The theory and practice of dynamic-programming-based bid prices

Others have mentioned dynamic programming (DP) as an elegant, theoretical solution that could be applied to the complex problem of airline network revenue management. In this article, we examine how the general DP theory is applied in practice to the airline problem. We use simulation analysis to show the difference in the expected revenue performance of such deterministic DP-based bid prices, compared to linear programming (LP)-based bid price control and EMSRb leg control. The results show that deterministic DP outperforms the other methods when uncertainty in the demand (variance) is lower. Only at the highest level of variance, in a few cases the LP method is best.
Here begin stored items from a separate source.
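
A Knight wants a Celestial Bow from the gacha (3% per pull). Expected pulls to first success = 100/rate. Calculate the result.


Expected pulls for a geometric distribution = 1/p = 100 / rate%
= 100 / 3
= 33.33

33.33 pulls


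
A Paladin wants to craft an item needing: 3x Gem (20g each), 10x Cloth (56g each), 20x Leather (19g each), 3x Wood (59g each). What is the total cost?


Cost breakdown:
  Gem: 3 * 20 = 60
  Cloth: 10 * 56 = 560
  Leather: 20 * 19 = 380
  Wood: 3 * 59 = 177
Total = 60 + 560 + 380 + 177 = 1177

1177 gold


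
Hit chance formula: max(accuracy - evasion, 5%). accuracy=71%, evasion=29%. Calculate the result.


accuracy - evasion = 71 - 29 = 42
Apply floor: max(42, 5) = 42
Hit chance = 42%

42%


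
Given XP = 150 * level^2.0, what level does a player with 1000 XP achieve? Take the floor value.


XP = 150 * level^2.0, so level = (XP / 150)^(1/2.0)
= (1000 / 150)^(1/2.0)
= 6.6667^0.5
= 2.582
Floor: level = 2

level 2


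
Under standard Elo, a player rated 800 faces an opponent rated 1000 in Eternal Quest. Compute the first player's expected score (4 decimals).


Elo expected score: Ea = 1/(1 + 10^((Rb-Ra)/400))
Rb - Ra = 1000 - 800 = 200
(Rb-Ra)/400 = 200/400 = 0.5
10^0.5 = 3.162278
Ea = 1/(1 + 3.162278) = 1/4.162278 = 0.2403

0.2403


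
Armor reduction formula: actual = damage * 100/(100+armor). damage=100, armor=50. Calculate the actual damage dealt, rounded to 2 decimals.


actual = 100 * 100 / (100 + 50)
= 100 * 100 / 150
= 10000 / 150
= 66.67

66.67 damage


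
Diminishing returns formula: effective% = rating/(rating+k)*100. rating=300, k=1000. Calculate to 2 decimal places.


effective% = rating / (rating + k) * 100
= 300 / (300 + 1000) * 100
= 300 / 1300 * 100
= 0.230769 * 100
= 23.08%

23.08%


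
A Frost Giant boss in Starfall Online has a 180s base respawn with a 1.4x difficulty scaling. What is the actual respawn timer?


Respawn time = base * multiplier
= 180 * 1.4
= 252.0 seconds

252.0 seconds


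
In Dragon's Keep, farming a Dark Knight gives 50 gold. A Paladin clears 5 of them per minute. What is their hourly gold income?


Gold per minute = 50 * 5 = 250
Gold per hour = 250 * 60 = 15000

15000 gold/hour


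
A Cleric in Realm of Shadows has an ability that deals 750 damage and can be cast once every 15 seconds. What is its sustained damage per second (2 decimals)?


DPS = damage / cooldown
= 750 / 15
= 50.00

50.00 DPS


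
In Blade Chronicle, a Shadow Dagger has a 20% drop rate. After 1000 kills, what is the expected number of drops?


Expected drops = kills * (drop_rate / 100)
= 1000 * (20 / 100)
= 1000 * 0.2
= 200.0

200.0 drops


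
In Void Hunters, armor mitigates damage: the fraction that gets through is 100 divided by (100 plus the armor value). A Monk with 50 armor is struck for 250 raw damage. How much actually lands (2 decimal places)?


actual = 250 * 100 / (100 + 50)
= 250 * 100 / 150
= 25000 / 150
= 166.67

166.67 damage


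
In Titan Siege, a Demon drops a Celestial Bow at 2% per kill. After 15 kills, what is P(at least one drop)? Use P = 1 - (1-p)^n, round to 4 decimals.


P(at least one) = 1 - P(none) = 1 - (1-p)^n
p = 2/100 = 0.02
1 - p = 0.98
(1 - p)^15 = 0.98^15 = 0.738569
P(at least one) = 1 - 0.738569 = 0.2614

0.2614


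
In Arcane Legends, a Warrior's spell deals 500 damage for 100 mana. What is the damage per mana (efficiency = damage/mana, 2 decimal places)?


Efficiency = damage / mana
= 500 / 100
= 5.00

5.00 dmg/mana


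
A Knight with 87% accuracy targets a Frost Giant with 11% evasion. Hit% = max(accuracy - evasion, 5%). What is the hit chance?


accuracy - evasion = 87 - 11 = 76
Apply floor: max(76, 5) = 76
Hit chance = 76%

76%


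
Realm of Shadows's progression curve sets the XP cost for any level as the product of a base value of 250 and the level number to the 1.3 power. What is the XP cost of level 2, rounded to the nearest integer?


XP = 250 * level^1.3
Substitute level = 2:
XP = 250 * 2^1.3
= 250 * 2.4623
= 616

616 XP


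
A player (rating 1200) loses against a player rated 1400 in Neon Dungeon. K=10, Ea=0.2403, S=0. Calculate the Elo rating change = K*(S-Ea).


Elo update: delta = K * (S - Ea), where S = 0 (loses)
S - Ea = 0 - 0.2403 = -0.2403
Rating change = 10 * -0.2403
= -2.40

-2.40 rating points


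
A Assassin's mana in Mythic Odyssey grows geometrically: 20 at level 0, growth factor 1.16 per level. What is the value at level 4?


value = base * growth^level
= 20 * 1.16^4
= 20 * 1.810639
= 36.21

36.21 mana


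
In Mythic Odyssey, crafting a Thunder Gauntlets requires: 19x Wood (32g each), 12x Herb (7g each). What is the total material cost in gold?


Cost breakdown:
  Wood: 19 * 32 = 608
  Herb: 12 * 7 = 84
Total = 608 + 84 = 692

692 gold


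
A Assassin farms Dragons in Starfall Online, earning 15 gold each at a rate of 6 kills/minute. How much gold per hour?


Gold per minute = 15 * 6 = 90
Gold per hour = 90 * 60 = 5400

5400 gold/hour


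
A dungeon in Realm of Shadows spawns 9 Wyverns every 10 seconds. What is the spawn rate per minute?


Spawns per minute = count * (60 / interval)
= 9 * (60 / 10)
= 9 * 6.0
= 54.0

54.0 per minute


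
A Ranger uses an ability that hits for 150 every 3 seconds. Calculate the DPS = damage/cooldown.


DPS = damage / cooldown
= 150 / 3
= 50.00

50.00 DPS


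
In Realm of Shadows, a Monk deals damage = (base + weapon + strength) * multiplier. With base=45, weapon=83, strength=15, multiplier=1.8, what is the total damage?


Sum base + weapon + str = 45 + 83 + 15 = 143
Multiply by 1.8:
143 * 1.8 = 257.4

257.4 damage


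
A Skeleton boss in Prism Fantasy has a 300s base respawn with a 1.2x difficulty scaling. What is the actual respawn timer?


Respawn time = base * multiplier
= 300 * 1.2
= 360.0 seconds

360.0 seconds


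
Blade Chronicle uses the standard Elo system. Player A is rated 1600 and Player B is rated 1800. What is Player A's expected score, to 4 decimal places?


Elo expected score: Ea = 1/(1 + 10^((Rb-Ra)/400))
Rb - Ra = 1800 - 1600 = 200
(Rb-Ra)/400 = 200/400 = 0.5
10^0.5 = 3.162278
Ea = 1/(1 + 3.162278) = 1/4.162278 = 0.2403

0.2403


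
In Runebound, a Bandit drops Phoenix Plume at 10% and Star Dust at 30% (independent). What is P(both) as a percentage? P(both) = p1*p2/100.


For independent events, P(both) = P(A) * P(B)
= 10% * 30%
= 300 / 100 %
= 3.0%

3.0%


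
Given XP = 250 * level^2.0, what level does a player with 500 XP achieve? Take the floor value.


XP = 250 * level^2.0, so level = (XP / 250)^(1/2.0)
= (500 / 250)^(1/2.0)
= 2.0^0.5
= 1.4142
Floor: level = 1

level 1


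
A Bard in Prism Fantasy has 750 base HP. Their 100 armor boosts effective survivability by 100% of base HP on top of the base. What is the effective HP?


EHP = 750 * (1 + 100/100)
= 750 * (1 + 1.0)
= 750 * 2.0
= 1500.0

1500.0 EHP


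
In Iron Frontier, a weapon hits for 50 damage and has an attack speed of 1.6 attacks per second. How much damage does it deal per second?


DPS = damage * attack_speed
= 50 * 1.6
= 80.0

80.0 DPS


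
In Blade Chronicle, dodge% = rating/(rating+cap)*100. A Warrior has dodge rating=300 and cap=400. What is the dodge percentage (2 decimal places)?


dodge% = 300 / (300 + 400) * 100
= 300 / 700 * 100
= 0.428571 * 100
= 42.86%

42.86%


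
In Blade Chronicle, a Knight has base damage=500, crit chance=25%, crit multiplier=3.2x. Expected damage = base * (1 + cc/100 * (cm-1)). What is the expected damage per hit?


E[dmg] = base * (1 + crit_chance * (crit_mult - 1))
cc as decimal = 25/100 = 0.25
cm - 1 = 3.2 - 1 = 2.2
Bonus factor = 0.25 * 2.2 = 0.55
Total multiplier = 1 + 0.55 = 1.55
Expected damage = 500 * 1.55 = 775.00

775.00 damage


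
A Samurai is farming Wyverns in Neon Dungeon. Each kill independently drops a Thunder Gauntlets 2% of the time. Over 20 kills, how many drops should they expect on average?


Expected drops = kills * (drop_rate / 100)
= 20 * (2 / 100)
= 20 * 0.02
= 0.4

0.4 drops


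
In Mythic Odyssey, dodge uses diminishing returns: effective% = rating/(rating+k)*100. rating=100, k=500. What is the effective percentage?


effective% = rating / (rating + k) * 100
= 100 / (100 + 500) * 100
= 100 / 600 * 100
= 0.166667 * 100
= 16.67%

16.67%


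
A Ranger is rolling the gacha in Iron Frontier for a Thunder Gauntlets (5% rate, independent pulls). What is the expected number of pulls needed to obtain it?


Expected pulls for a geometric distribution = 1/p = 100 / rate%
= 100 / 5
= 20.0

20.0 pulls


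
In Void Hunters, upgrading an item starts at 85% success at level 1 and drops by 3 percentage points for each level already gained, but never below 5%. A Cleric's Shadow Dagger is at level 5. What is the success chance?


raw_rate = 85 - 3 * (5 - 1)
= 85 - 3 * 4
= 85 - 12
= 73
Apply floor: max(73, 5) = 73%

73%


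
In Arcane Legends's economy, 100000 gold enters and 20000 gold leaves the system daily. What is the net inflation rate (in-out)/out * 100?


Net gold = 100000 - 20000 = 80000
Inflation rate = net / sunk * 100 = 80000 / 20000 * 100
= 4.0 * 100
= 400.00%

400.00%


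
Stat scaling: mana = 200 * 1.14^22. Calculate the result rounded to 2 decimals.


value = base * growth^level
= 200 * 1.14^22
= 200 * 17.861039
= 3572.21

3572.21 mana


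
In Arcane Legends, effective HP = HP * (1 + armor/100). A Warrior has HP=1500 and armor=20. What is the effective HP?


EHP = 1500 * (1 + 20/100)
= 1500 * (1 + 0.2)
= 1500 * 1.2
= 1800.0

1800.0 EHP


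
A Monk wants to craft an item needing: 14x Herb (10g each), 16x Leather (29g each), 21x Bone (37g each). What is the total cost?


Cost breakdown:
  Herb: 14 * 10 = 140
  Leather: 16 * 29 = 464
  Bone: 21 * 37 = 777
Total = 140 + 464 + 777 = 1381

1381 gold


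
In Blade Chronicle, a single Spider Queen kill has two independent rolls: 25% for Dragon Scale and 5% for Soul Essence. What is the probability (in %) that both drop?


For independent events, P(both) = P(A) * P(B)
= 25% * 5%
= 125 / 100 %
= 1.25%

1.25%


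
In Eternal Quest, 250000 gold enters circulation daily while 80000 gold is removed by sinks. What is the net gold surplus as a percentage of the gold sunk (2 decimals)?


Net gold = 250000 - 80000 = 170000
Inflation rate = net / sunk * 100 = 170000 / 80000 * 100
= 2.125 * 100
= 212.50%

212.50%


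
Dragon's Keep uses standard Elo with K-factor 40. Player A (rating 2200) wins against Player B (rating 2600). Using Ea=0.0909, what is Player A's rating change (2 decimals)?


Elo update: delta = K * (S - Ea), where S = 1 (wins)
S - Ea = 1 - 0.0909 = 0.9091
Rating change = 40 * 0.9091
= 36.36

36.36 rating points


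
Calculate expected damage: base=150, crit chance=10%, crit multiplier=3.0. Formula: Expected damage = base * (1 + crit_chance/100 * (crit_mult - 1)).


E[dmg] = base * (1 + crit_chance * (crit_mult - 1))
cc as decimal = 10/100 = 0.1
cm - 1 = 3.0 - 1 = 2.0
Bonus factor = 0.1 * 2.0 = 0.2
Total multiplier = 1 + 0.2 = 1.2
Expected damage = 150 * 1.2 = 180.00

180.00 damage


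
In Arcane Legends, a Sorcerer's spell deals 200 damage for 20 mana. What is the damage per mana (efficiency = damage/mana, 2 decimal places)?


Efficiency = damage / mana
= 200 / 20
= 10.00

10.00 dmg/mana


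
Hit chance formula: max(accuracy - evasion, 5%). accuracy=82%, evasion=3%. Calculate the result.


accuracy - evasion = 82 - 3 = 79
Apply floor: max(79, 5) = 79
Hit chance = 79%

79%


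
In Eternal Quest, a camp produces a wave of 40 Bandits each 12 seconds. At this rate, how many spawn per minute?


Spawns per minute = count * (60 / interval)
= 40 * (60 / 12)
= 40 * 5.0
= 200.0

200.0 per minute


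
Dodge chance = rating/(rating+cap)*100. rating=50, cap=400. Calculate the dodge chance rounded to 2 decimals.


dodge% = 50 / (50 + 400) * 100
= 50 / 450 * 100
= 0.111111 * 100
= 11.11%

11.11%


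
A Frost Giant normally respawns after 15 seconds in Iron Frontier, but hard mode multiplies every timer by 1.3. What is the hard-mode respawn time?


Respawn time = base * multiplier
= 15 * 1.3
= 19.5 seconds

19.5 seconds


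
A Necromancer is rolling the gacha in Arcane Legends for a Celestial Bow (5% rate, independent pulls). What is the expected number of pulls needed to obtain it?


Expected pulls for a geometric distribution = 1/p = 100 / rate%
= 100 / 5
= 20.0

20.0 pulls


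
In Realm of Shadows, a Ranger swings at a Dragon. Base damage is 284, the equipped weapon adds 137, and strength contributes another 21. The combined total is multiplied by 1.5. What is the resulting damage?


Sum base + weapon + str = 284 + 137 + 21 = 442
Multiply by 1.5:
442 * 1.5 = 663.0

663.0 damage


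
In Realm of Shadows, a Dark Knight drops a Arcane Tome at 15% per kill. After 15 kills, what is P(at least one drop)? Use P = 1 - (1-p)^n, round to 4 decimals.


P(at least one) = 1 - P(none) = 1 - (1-p)^n
p = 15/100 = 0.15
1 - p = 0.85
(1 - p)^15 = 0.85^15 = 0.087354
P(at least one) = 1 - 0.087354 = 0.9126

0.9126


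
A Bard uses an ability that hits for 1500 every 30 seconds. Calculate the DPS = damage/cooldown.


DPS = damage / cooldown
= 1500 / 30
= 50.00

50.00 DPS


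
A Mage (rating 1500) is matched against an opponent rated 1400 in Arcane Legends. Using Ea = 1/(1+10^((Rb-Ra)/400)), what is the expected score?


Elo expected score: Ea = 1/(1 + 10^((Rb-Ra)/400))
Rb - Ra = 1400 - 1500 = -100
(Rb-Ra)/400 = -100/400 = -0.25
10^-0.25 = 0.562341
Ea = 1/(1 + 0.562341) = 1/1.562341 = 0.6401

0.6401


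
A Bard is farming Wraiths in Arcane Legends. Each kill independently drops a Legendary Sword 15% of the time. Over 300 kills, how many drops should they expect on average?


Expected drops = kills * (drop_rate / 100)
= 300 * (15 / 100)
= 300 * 0.15
= 45.0

45.0 drops


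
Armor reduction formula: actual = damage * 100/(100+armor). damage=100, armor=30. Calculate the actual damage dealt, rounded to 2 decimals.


actual = 100 * 100 / (100 + 30)
= 100 * 100 / 130
= 10000 / 130
= 76.92

76.92 damage


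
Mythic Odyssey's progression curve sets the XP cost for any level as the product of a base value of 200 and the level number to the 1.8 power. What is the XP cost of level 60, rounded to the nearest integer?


XP = 200 * level^1.8
Substitute level = 60:
XP = 200 * 60^1.8
= 200 * 1587.3484
= 317470

317470 XP


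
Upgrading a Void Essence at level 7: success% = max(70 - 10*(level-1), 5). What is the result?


raw_rate = 70 - 10 * (7 - 1)
= 70 - 10 * 6
= 70 - 60
= 10
Apply floor: max(10, 5) = 10%

10%


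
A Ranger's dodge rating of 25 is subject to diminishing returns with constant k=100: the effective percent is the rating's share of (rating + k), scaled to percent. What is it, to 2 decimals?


effective% = rating / (rating + k) * 100
= 25 / (25 + 100) * 100
= 25 / 125 * 100
= 0.2 * 100
= 20.00%

20.00%


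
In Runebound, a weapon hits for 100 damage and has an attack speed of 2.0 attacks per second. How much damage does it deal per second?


DPS = damage * attack_speed
= 100 * 2.0
= 200.0

200.0 DPS


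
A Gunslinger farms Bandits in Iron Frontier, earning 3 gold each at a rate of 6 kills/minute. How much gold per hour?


Gold per minute = 3 * 6 = 18
Gold per hour = 18 * 60 = 1080

1080 gold/hour


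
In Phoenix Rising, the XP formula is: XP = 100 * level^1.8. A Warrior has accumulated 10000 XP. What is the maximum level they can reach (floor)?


XP = 100 * level^1.8, so level = (XP / 100)^(1/1.8)
= (10000 / 100)^(1/1.8)
= 100.0^0.5556
= 12.9155
Floor: level = 12

level 12


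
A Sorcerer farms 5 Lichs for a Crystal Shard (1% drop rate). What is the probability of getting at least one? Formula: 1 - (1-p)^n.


P(at least one) = 1 - P(none) = 1 - (1-p)^n
p = 1/100 = 0.01
1 - p = 0.99
(1 - p)^5 = 0.99^5 = 0.950990
P(at least one) = 1 - 0.950990 = 0.0490

0.0490


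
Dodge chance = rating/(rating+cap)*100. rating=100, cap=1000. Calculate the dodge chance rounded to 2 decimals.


dodge% = 100 / (100 + 1000) * 100
= 100 / 1100 * 100
= 0.090909 * 100
= 9.09%

9.09%


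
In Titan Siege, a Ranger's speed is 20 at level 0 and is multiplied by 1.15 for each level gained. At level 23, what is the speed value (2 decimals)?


value = base * growth^level
= 20 * 1.15^23
= 20 * 24.891458
= 497.83

497.83 speed


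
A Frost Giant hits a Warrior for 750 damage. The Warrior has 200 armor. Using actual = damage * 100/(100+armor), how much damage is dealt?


actual = 750 * 100 / (100 + 200)
= 750 * 100 / 300
= 75000 / 300
= 250.00

250.00 damage


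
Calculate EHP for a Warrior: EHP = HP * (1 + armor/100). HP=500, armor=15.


EHP = 500 * (1 + 15/100)
= 500 * (1 + 0.15)
= 500 * 1.15
= 575.0

575.0 EHP


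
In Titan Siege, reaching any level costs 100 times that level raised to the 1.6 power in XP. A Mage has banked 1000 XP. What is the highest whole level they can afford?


XP = 100 * level^1.6, so level = (XP / 100)^(1/1.6)
= (1000 / 100)^(1/1.6)
= 10.0^0.625
= 4.217
Floor: level = 4

level 4


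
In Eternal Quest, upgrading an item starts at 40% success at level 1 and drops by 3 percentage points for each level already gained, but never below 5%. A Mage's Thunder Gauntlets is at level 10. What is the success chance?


raw_rate = 40 - 3 * (10 - 1)
= 40 - 3 * 9
= 40 - 27
= 13
Apply floor: max(13, 5) = 13%

13%


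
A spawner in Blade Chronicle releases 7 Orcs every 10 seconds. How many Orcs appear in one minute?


Spawns per minute = count * (60 / interval)
= 7 * (60 / 10)
= 7 * 6.0
= 42.0

42.0 per minute


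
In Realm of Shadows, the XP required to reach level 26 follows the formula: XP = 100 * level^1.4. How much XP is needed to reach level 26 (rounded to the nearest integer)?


XP = 100 * level^1.4
Substitute level = 26:
XP = 100 * 26^1.4
= 100 * 95.7112
= 9571

9571 XP


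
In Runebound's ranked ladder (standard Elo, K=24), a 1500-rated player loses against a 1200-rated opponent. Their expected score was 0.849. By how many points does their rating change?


Elo update: delta = K * (S - Ea), where S = 0 (loses)
S - Ea = 0 - 0.849 = -0.849
Rating change = 24 * -0.849
= -20.38

-20.38 rating points


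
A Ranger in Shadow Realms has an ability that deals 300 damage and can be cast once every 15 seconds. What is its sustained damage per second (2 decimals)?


DPS = damage / cooldown
= 300 / 15
= 20.00

20.00 DPS


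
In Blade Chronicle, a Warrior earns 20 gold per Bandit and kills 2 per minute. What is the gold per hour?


Gold per minute = 20 * 2 = 40
Gold per hour = 40 * 60 = 2400

2400 gold/hour


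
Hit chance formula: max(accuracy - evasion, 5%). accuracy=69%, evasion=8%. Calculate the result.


accuracy - evasion = 69 - 8 = 61
Apply floor: max(61, 5) = 61
Hit chance = 61%

61%


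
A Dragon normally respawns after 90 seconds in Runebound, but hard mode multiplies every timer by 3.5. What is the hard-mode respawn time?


Respawn time = base * multiplier
= 90 * 3.5
= 315.0 seconds

315.0 seconds


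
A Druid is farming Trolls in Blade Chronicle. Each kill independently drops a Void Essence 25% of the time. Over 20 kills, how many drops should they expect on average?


Expected drops = kills * (drop_rate / 100)
= 20 * (25 / 100)
= 20 * 0.25
= 5.0

5.0 drops


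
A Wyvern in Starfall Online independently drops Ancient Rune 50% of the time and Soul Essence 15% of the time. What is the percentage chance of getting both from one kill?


For independent events, P(both) = P(A) * P(B)
= 50% * 15%
= 750 / 100 %
= 7.5%

7.5%


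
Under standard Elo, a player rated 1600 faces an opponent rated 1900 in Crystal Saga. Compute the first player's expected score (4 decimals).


Elo expected score: Ea = 1/(1 + 10^((Rb-Ra)/400))
Rb - Ra = 1900 - 1600 = 300
(Rb-Ra)/400 = 300/400 = 0.75
10^0.75 = 5.623413
Ea = 1/(1 + 5.623413) = 1/6.623413 = 0.1510

0.1510


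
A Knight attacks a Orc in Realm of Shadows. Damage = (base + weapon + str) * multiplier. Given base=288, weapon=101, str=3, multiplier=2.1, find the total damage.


Sum base + weapon + str = 288 + 101 + 3 = 392
Multiply by 2.1:
392 * 2.1 = 823.2

823.2 damage


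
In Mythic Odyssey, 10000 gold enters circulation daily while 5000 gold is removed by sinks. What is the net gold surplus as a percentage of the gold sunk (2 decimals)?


Net gold = 10000 - 5000 = 5000
Inflation rate = net / sunk * 100 = 5000 / 5000 * 100
= 1.0 * 100
= 100.00%

100.00%


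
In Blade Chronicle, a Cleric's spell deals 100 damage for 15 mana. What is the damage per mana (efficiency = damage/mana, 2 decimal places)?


Efficiency = damage / mana
= 100 / 15
= 6.67

6.67 dmg/mana


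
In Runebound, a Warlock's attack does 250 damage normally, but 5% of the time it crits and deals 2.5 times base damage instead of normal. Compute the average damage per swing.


E[dmg] = base * (1 + crit_chance * (crit_mult - 1))
cc as decimal = 5/100 = 0.05
cm - 1 = 2.5 - 1 = 1.5
Bonus factor = 0.05 * 1.5 = 0.075
Total multiplier = 1 + 0.075 = 1.075
Expected damage = 250 * 1.075 = 268.75

268.75 damage


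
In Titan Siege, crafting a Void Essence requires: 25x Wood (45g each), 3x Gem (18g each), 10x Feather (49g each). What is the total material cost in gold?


Cost breakdown:
  Wood: 25 * 45 = 1125
  Gem: 3 * 18 = 54
  Feather: 10 * 49 = 490
Total = 1125 + 54 + 490 = 1669

1669 gold


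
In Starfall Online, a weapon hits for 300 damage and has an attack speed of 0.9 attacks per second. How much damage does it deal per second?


DPS = damage * attack_speed
= 300 * 0.9
= 270.0

270.0 DPS


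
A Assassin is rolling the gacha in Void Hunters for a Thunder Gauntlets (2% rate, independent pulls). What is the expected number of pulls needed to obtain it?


Expected pulls for a geometric distribution = 1/p = 100 / rate%
= 100 / 2
= 50.0

50.0 pulls


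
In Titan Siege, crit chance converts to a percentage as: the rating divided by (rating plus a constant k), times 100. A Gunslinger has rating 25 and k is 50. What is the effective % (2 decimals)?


effective% = rating / (rating + k) * 100
= 25 / (25 + 50) * 100
= 25 / 75 * 100
= 0.333333 * 100
= 33.33%

33.33%


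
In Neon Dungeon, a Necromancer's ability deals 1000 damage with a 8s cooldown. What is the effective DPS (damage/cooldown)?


DPS = damage / cooldown
= 1000 / 8
= 125.00

125.00 DPS


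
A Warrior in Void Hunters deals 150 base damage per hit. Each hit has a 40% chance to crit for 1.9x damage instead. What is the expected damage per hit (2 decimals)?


E[dmg] = base * (1 + crit_chance * (crit_mult - 1))
cc as decimal = 40/100 = 0.4
cm - 1 = 1.9 - 1 = 0.9
Bonus factor = 0.4 * 0.9 = 0.36
Total multiplier = 1 + 0.36 = 1.36
Expected damage = 150 * 1.36 = 204.00

204.00 damage


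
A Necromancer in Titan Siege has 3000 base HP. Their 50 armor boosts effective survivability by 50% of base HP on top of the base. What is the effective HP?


EHP = 3000 * (1 + 50/100)
= 3000 * (1 + 0.5)
= 3000 * 1.5
= 4500.0

4500.0 EHP


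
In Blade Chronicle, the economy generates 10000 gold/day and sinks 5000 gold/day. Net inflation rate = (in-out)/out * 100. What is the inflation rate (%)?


Net gold = 10000 - 5000 = 5000
Inflation rate = net / sunk * 100 = 5000 / 5000 * 100
= 1.0 * 100
= 100.00%

100.00%


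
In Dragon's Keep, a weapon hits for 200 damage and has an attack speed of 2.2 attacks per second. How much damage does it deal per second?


DPS = damage * attack_speed
= 200 * 2.2
= 440.0

440.0 DPS


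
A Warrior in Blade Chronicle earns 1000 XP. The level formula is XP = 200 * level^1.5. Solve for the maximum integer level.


XP = 200 * level^1.5, so level = (XP / 200)^(1/1.5)
= (1000 / 200)^(1/1.5)
= 5.0^0.6667
= 2.924
Floor: level = 2

level 2


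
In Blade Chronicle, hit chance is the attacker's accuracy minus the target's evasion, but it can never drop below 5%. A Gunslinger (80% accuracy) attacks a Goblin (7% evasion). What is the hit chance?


accuracy - evasion = 80 - 7 = 73
Apply floor: max(73, 5) = 73
Hit chance = 73%

73%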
On average though, across all 25 simulations run (representing different combinations of parameters and variance levels), DP beat LP by an impressive 3.5 per cent. DP also beat leg control by 5.4 per cent on average. We also present results which show that the time to fully solve such DPs without shortcuts and generate the associated bid prices, even in small networks (for example, two legs with 30 seat capacity) is prohibitive. We then show an innovative shortcut that generates an enormous time savings and allows us to solve much larger and more realistic airline networks (for example, 11 legs, 66 origin-destinations, 5 fare classes and leg capacities greater than or equal to 500 seats). Finally, we explore the revenue advantage of using stochastic DP over deterministic DP. We find that stochastic DP beats deterministic DP by 0.7 per cent on average across all 25 simulations run (again, representing different combinations of parameters and variance levels).